It is known that the tensor rank on reals is not stable under perturbation: It is typical/expected for designers of tensor decomposition algorithms to exercise caution not to let noise obscure a low-rank input tensor as a high rank one. In a similar spirit to the smoothed analysis [44], we suggest viewing the inherent existence of error in real number computations as an advantage rather than an obstacle. More formally, we propose to relax the \(\textrm{srank}\) notion with an \(\varepsilon \)-room of tolerance.

Definition 1.2

(Approximate Symmetric Tensor Rank) Let \(\left\Vert \cdot \right\Vert \) denote a norm on the space of n-variate real symmetric d-tensors. Given a symmetric d-tensor f, we define the \(\varepsilon \)-approximate rank of f with respect to \(\left\Vert \cdot \right\Vert \) as follows:

$$\begin{aligned} \textrm{srank}_{\left\Vert \cdot \right\Vert , \varepsilon }(f):= \min \{ \textrm{srank}(h): \Vert h-f\Vert \le \varepsilon \}. \end{aligned}$$

Our main results, Theorems 3.1, 3.3, 4.1, 4.7, and Corollary 5.2 show that \(\textrm{srank}_{\left\Vert \cdot \right\Vert , \varepsilon }\) behave significantly different than its algebraic counterpart \(\mathrm{srank(f)}\).
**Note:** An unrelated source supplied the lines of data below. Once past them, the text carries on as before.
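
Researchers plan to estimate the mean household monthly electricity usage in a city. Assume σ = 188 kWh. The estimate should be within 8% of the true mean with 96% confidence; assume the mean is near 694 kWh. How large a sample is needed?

n = 49

For a mean, the margin of error is E = z·σ/√n, so n = (zσ/E)².
At 96% confidence, z = 2.054.
E = 8% of 694 = 55.52 kWh.
n = (2.054 × 188 / 55.52)² = 48.37
Round up: n = 49.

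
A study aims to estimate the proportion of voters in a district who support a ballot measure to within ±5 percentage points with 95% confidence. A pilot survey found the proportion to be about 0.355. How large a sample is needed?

n = 352

For a proportion with margin E = 0.05 at 95% confidence, z = 1.960.
n = p̂(1−p̂)(z/E)² = 0.355 × 0.645 × (1.960/0.05)² = 351.85
Round up: n = 352.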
From an operational perspective, one might prefer to use an “efficient” family of norms instead of using an arbitrary norm as in Definition 1.2. Although some of our theorems hold for arbitrary norms, our main focus is on perturbation with respect to \(L_p\)-norms. This is due to the existence of efficient quadrature rules to compute \(L_p\)-norms of symmetric tensors [14, 25].

The rest of the paper is organized as follows: in Sect. 2, we introduce the vocabulary and basic concepts; in Sects. 3, 4, and 5, we present three constructive estimates, based on three different ideas, for approximate rank. Section 3.4 presents implementation details of the energy increment algorithm (Algorithm 1). Finally, in Sect. 6, we consider an application to optimization.

2 Mathematical Concepts

In this section, for the sake of clarity, we explicitly introduce all the mathematical notions that are used in this paper.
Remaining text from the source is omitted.